Lunes, Junio 18th, 2012...7:43 am
País de primera: Políticas de la gestión humana y salariales
Por primera vez en muchísimo tiempo, el desempleo en Uruguay es “técnicamente cero”. Esto quiere decir que el 5% actual de desempleados no son fáciles de incorporar a un empleo, y genuinamente no es esperable que estén en condiciones de dar una mano en la mayor parte de actividades. Lamentablemente este guarismo señala los uruguayos de más difícil inclusión, que no están en condiciones de beneficiarse de una sociedad próspera: la marginalidad extrema, la drogadicción, los problemas siquiátricos, etc.
La cadena ha comenzado a romperse: mejor la economía, mayor el consumo, mayor necesidad de aumentar la producción… y no hay personal para sostener este crecimiento, tanto en cantidad, como también en calidad (competencias).

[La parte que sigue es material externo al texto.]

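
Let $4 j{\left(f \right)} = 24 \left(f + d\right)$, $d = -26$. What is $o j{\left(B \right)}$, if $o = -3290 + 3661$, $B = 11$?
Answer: $-33390$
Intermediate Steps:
$j{\left(f \right)} = -156 + 6 f$ ($j{\left(f \right)} = \frac{24 \left(f - 26\right)}{4} = \frac{24 \left(-26 + f\right)}{4} = \frac{-624 + 24 f}{4} = -156 + 6 f$)
$o = 371$
$o j{\left(B \right)} = 371 \left(-156 + 6 \cdot 11\right) = 371 \left(-156 + 66\right) = 371 \left(-90\right) = -33390$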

Sin mayores posibilidad de responder, la posibilidad que primero se echa mano es la de tentar a trabajadores de otras empresas a cambiarse. Y comenzó la carrera de la movilidad.
Hace poco, en entrevistas laborales a jóvenes candidatos, la gran mayoría había cambiado a menos una vez de trabajo en los últimos seis meses, y ya estaban postulándose para un nuevo cambio. Caramba, velocidad internet!

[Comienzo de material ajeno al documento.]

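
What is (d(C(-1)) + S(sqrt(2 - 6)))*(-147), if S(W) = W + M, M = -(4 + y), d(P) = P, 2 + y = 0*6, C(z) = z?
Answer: 441 - 294*I ≈ 441.0 - 294.0*I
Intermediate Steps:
y = -2 (y = -2 + 0*6 = -2 + 0 = -2)
M = -2 (M = -(4 - 2) = -1*2 = -2)
S(W) = -2 + W (S(W) = W - 2 = -2 + W)
(d(C(-1)) + S(sqrt(2 - 6)))*(-147) = (-1 + (-2 + sqrt(2 - 6)))*(-147) = (-1 + (-2 + sqrt(-4)))*(-147) = (-1 + (-2 + 2*I))*(-147) = (-3 + 2*I)*(-147) = 441 - 294*I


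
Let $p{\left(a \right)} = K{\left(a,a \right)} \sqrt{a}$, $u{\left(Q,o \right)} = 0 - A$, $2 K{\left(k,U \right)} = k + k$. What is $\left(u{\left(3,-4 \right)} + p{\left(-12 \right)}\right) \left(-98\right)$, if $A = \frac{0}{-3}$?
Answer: $2352 i \sqrt{3} \approx 4073.8 i$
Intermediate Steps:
$A = 0$ ($A = 0 \left(- \frac{1}{3}\right) = 0$)
$K{\left(k,U \right)} = k$ ($K{\left(k,U \right)} = \frac{k + k}{2} = \frac{2 k}{2} = k$)
$u{\left(Q,o \right)} = 0$ ($u{\left(Q,o \right)} = 0 - 0 = 0 + 0 = 0$)
$p{\left(a \right)} = a^{\frac{3}{2}}$ ($p{\left(a \right)} = a \sqrt{a} = a^{\frac{3}{2}}$)
$\left(u{\left(3,-4 \right)} + p{\left(-12 \right)}\right) \left(-98\right) = \left(0 + \left(-12\right)^{\frac{3}{2}}\right) \left(-98\right) = \left(0 - 24 i \sqrt{3}\right) \left(-98\right) = - 24 i \sqrt{3} \left(-98\right) = 2352 i \sqrt{3}$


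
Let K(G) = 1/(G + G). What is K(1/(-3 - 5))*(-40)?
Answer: 160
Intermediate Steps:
K(G) = 1/(2*G)
K(1/(-3 - 5))*(-40) = (1/(2*(1/(-3 - 5))))*(-40) = (1/(2*(1/(-8))))*(-40) = (1/(2*(-⅛)))*(-40) = ((½)*(-8))*(-40) = -4*(-40) = 160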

Ya sabíamos que la idea del empleo de por vida se ha terminado.
En los años ’90 el Uruguay vivió el cierre masivo de industrias y empresas con trayectorias de decenas de años. En su lugar, aparecieron los video-club, las lavanderías, las canchas de paddle y tantos otros emprendimientos que difícilmente superaban los tres años de vida. El paradigma cambió, ya nadie piensa en “hacer carrera”, sino en “vivir el momento”.

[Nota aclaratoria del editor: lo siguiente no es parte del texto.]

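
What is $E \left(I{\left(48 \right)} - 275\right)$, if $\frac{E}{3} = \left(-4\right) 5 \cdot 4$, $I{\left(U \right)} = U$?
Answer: $54480$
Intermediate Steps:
$E = -240$ ($E = 3 \left(-4\right) 5 \cdot 4 = 3 \left(\left(-20\right) 4\right) = 3 \left(-80\right) = -240$)
$E \left(I{\left(48 \right)} - 275\right) = - 240 \left(48 - 275\right) = \left(-240\right) \left(-227\right) = 54480$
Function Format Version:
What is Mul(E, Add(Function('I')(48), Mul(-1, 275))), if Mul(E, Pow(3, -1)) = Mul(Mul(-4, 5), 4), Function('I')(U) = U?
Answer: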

Y claro, con este cambio, las gerencias de gestión humana perdieron parte de su posible repertorio. Dejó de importar todo lo que no fuera “inmediato”, y se pasó a centrar todo en la base de la pirámide de Maslow: tener un trabajo, cobrar un sueldo. Y pronto: de la autoestima y el desarrollo ya no se hablaba.
Esta nueva situación da una nueva vuelta de tuerca.
Las personas ya no se imaginan haciendo carrera en una organización (que tampoco puede asegurar que sobrevivirá más de unos años…), sino que imaginan “su” carrera, moviéndose de un sitio al otro, según les convenga.
El desarrollo o autorealización pasó a estar desconectado de la empresa. En lo inmediato lo que se busca es más bien el salario, y algo que maravillosamente las nuevas generaciones valoran mucho: el tiempo personal. Los chicos toman un trabajo y lo dejan para irse de vacaciones, por ejemplo. La camiseta es la propia, difícilmente la de una empresa.
¿Y qué les va a decir? ¿Qué no ”progresan”? Ya vieron a sus papás querer progresar y terminar en el seguro de desempleo a los 45 o 50 años y sin mayores chances de conseguir nada más. La lección se aprendió: en las organizaciones más vale no confiar.
Ahora bien, en este tren, parece que a las empresas sólo les restaría ofrecer más salario, que dejen el lugar en que están y se vengan “conmigo”. Ese aprendizaje parece bravo, taylorismo puro.
Quizás sea hora de comenzar a profesionalizar la gestión humana, de comenzar a elaborar planes de desarrollo, donde el salario sea un componente de una canasta bien mayor, donde aparezca el tiempo libre, el horario flexible, el tele-trabajo, la educación y desarrollo de habilidades y experiencias nuevas, entre otras posibilidades.
Parece que el país de primera empieza a presionar también por mejores empresas, por abandonar la receta facilonga en materia de gestión humana. Lindo desafío!
@2012 – Gustavo Nisivoccia
El concepto de “país de primera” me parece bien interesante. Abordaré este tema, desde lo que estimo es la primer contradicción frente a cualquier cambio, que es el salir de la zona de comodidad. Este concepto, implica que lo que vivimos (aún cuando sea terrible) genera beneficios secundarios, y a la hora de cambiar hemos de sufrir su pérdida. Esto es lo que se termina viviendo como la tensión entre el “quiero y no quiero” que ha experimentado cualquier persona que enfrente un proceso de cambio. GN.